High fossil fuel prices mean the UK cannot delay its transition to low-emission steel

by Clare Richardson-Barlow, Andrew Pimm and Pepa Ambrosio-Albala, Conversation

Credit: Norenko Andrey/Shutterstock
steel is Necessary, needs for creating many technologies that will end the burning of fossil fuels, including electric vehicles, wind turbines and solar panels. Unfortunately, to produce a lot of steel, manufacturers need to burn a lot of fossil fuels.
Steel production accounts for 2% of UK emissions in 2019 and ratings Monday Because energy consumption among the country’s heavy industries. generally two-third of this energy comes from coal.
Steel mill blast furnaces burn a special type of coking coal (which is converted to a hard and porous fuel called coke) at temperatures up to 2,000°C, producing large amounts of carbon dioxide ( CO₂)—about 1.8 tons for per ton of steel. This method accounts for 82% steel production in England in 2021and 71% of all Steel made worldwide that year.
Although the production of steel from coal can be decarbonized to some extent by capturing CO₂, there must be a suitable storage site nearby or there must be a sufficient need to use that CO₂ in the plants. other industries. This is not the case with the blast furnaces in Port Talbot, Wales, occupying half of UK steel production.
The price of coking coal has been more than doubled from the beginning of the pandemic and the invasion of Ukraine disrupted supplies. In 2021The UK imported 39% of coking coal from Russia, with almost all the rest coming from the US and Australia.
Another option is to use natural gas, another fossil fuel. But since 2020Gas prices have also increased significantly. Recent fuel price hikes require a re-evaluation of how steel is made.
Steelmaking with green hydrogen (hydrogen has been separated from water using electricity from renewable or nuclear energy) remove fossil fuel from the process completely. As a result, it can be insulated from rising fossil fuel prices and carbon taxAll of which have made it more expensive to produce steel with fossil fuels in recent years.
UK steel industry is currently allotted free of charge emissions allowancesignificantly reduces the effective carbon price that steel producers pay. Our recent research shows that, if this exemption is phased out, then green hydrogen steelmaking produced with wind and solar power will in fact be cheaper than all other options.
green steel
Convertible Hydrogen iron ore into a pure form called porous iron through a process called direct reduction. This involves heating hydrogen to temperatures between 800 and 1,000°C, reacting with oxygen in iron ore to produce pure iron and steam, which emits no carbon. The spongy iron is then processed in an electric arc furnace to produce steel.
Electric arc furnaces can also recycle scrap metal and while the UK does not have a direct reduction furnace, it does have one. five electric arc furnace recycle scrap to provide 18% steel in the country.
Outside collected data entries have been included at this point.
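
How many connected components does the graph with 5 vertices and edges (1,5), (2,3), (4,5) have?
2 (components: {1, 4, 5}, {2, 3})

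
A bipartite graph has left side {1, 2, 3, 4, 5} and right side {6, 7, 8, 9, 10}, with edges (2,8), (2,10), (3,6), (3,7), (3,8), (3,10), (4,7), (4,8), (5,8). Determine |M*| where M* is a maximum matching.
4 (matching: (2,10), (3,6), (4,7), (5,8); upper bound min(|L|,|R|) = min(5,5) = 5)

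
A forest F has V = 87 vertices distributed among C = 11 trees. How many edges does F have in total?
76 (Each of the 11 component trees on V_i vertices has V_i - 1 edges; summing gives V - C = 87 - 11 = 76)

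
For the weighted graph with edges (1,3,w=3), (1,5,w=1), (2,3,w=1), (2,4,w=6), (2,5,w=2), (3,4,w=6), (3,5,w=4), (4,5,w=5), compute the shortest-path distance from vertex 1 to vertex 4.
6 (path: 1 -> 5 -> 4; weights 1 + 5 = 6)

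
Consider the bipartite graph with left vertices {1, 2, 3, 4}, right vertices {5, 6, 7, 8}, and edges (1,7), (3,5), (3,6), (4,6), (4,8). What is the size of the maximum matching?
3 (matching: (1,7), (3,6), (4,8); upper bound min(|L|,|R|) = min(4,4) = 4)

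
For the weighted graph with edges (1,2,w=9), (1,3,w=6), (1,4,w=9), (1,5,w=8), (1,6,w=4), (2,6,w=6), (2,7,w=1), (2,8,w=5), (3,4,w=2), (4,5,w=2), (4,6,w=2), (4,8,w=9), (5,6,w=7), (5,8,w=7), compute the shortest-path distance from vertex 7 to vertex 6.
7 (path: 7 -> 2 -> 6; weights 1 + 6 = 7)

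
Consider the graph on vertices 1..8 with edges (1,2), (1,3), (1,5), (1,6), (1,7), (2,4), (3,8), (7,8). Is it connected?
Yes (BFS from 1 visits [1, 2, 3, 5, 6, 7, 4, 8] — all 8 vertices reached)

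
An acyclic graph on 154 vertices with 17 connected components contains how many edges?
137 (Each of the 17 component trees on V_i vertices has V_i - 1 edges; summing gives V - C = 154 - 17 = 137)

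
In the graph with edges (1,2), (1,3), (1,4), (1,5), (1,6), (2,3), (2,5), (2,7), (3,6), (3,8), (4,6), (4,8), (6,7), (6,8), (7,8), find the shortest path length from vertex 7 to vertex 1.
2 (path: 7 -> 2 -> 1, 2 edges)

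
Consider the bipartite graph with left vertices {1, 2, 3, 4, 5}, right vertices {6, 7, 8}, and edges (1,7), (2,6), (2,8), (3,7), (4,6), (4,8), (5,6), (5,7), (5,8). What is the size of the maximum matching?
3 (matching: (1,7), (2,8), (4,6); upper bound min(|L|,|R|) = min(5,3) = 3)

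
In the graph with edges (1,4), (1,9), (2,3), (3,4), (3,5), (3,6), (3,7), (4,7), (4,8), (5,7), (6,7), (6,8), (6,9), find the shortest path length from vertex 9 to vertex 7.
2 (path: 9 -> 6 -> 7, 2 edges)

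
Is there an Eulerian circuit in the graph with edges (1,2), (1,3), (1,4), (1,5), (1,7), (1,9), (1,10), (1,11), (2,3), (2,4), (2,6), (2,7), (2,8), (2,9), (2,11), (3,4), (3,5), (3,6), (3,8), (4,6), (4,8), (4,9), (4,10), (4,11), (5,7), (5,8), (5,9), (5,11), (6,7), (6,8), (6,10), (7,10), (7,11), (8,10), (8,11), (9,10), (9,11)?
No (2 vertices have odd degree: {8, 11}; Eulerian circuit requires 0)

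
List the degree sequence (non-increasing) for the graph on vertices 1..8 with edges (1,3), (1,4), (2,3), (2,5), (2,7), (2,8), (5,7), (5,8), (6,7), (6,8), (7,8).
[4, 4, 4, 3, 2, 2, 2, 1] (degrees: deg(1)=2, deg(2)=4, deg(3)=2, deg(4)=1, deg(5)=3, deg(6)=2, deg(7)=4, deg(8)=4)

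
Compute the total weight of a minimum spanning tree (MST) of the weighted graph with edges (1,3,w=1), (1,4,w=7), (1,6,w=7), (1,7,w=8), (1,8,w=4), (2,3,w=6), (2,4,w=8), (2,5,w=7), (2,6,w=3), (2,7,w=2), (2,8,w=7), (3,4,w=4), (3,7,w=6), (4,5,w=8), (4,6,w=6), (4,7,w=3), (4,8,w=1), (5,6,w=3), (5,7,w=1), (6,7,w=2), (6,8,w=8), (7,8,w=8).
14 (MST edges: (1,3,w=1), (1,8,w=4), (2,7,w=2), (4,7,w=3), (4,8,w=1), (5,7,w=1), (6,7,w=2); sum of weights 1 + 4 + 2 + 3 + 1 + 1 + 2 = 14)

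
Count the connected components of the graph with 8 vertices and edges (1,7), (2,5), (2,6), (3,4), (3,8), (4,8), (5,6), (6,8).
2 (components: {1, 7}, {2, 3, 4, 5, 6, 8})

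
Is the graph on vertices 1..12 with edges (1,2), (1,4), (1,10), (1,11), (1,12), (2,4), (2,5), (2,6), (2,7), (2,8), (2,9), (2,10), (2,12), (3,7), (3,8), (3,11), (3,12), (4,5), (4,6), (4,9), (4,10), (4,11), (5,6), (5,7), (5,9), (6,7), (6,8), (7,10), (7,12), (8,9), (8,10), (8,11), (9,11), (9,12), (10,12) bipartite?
No (odd cycle of length 3: 12 -> 1 -> 2 -> 12)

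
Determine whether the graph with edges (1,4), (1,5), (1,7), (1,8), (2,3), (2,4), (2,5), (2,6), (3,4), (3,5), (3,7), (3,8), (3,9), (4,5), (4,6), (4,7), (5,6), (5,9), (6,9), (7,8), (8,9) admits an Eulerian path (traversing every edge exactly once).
Yes — and in fact it has an Eulerian circuit (the graph is connected and all 9 vertices have even degree)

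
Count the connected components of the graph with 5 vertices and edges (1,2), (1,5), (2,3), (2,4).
1 (components: {1, 2, 3, 4, 5})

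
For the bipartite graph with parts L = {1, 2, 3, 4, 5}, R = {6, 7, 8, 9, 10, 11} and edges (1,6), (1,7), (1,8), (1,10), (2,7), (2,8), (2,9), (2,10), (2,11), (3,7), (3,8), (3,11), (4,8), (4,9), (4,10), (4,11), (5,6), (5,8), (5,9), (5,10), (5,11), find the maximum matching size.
5 (matching: (1,10), (2,11), (3,7), (4,9), (5,8); upper bound min(|L|,|R|) = min(5,6) = 5)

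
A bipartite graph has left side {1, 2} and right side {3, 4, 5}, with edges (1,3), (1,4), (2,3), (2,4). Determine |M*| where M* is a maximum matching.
2 (matching: (1,4), (2,3); upper bound min(|L|,|R|) = min(2,3) = 2)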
If renewable electricity powering these furnaces and used to generate hydrogen that fuels the production of sponge iron, the total emissions from the steel industry can be zero.
EU and UK have both commit end Russian coal imports by 2022 and major producers such as Tata Steel and ArcelorMittal stopped using Russian goods in their supply chain.
While high gas and electricity prices are causing some industries to turn back coal burning, our findings suggest that green hydrogen offers a cheaper alternative for steelmakers. In recently fossil fuels priceWe estimate that green hydrogen direct reduction in steel production could be about 15% cheaper than the cheapest coal-based option (including carbon capture and storage) over a typical 25-year project life. Figure.
Steelmaking using green hydrogen and electric arc furnaces a lot of electricity. So in a recent paperwe looked at reducing industrial electricity bills by eliminating green taxes (which raise funds to promote the deployment of renewable technology and support vulnerable customers) and maintenance costs energy grid, and at the same time move to a common tax.
This would put the UK’s steel industry on a par with France and Germany. We find that price parity can be achieved by increasing the average income tax bill by around 68p, rising to around £5.50 if UK steel production shifts entirely to direct reductions. with green hydrogen.
The British government is consider exempting energy-consuming industries from paying green tax. But skyrocketing fossil fuel prices have increased wholesale electricity costs so much that their removal and network maintenance fees won’t have a significant impact on bills.
Instead ofSteel producers and other heavy industries can access cheap renewable electricity directly in the green energy source.
The UK cannot afford to continue coal-based steel production in its decarbonisation strategy and must ensure the steel industry is ready to switch to green hydrogen. fuel instead of.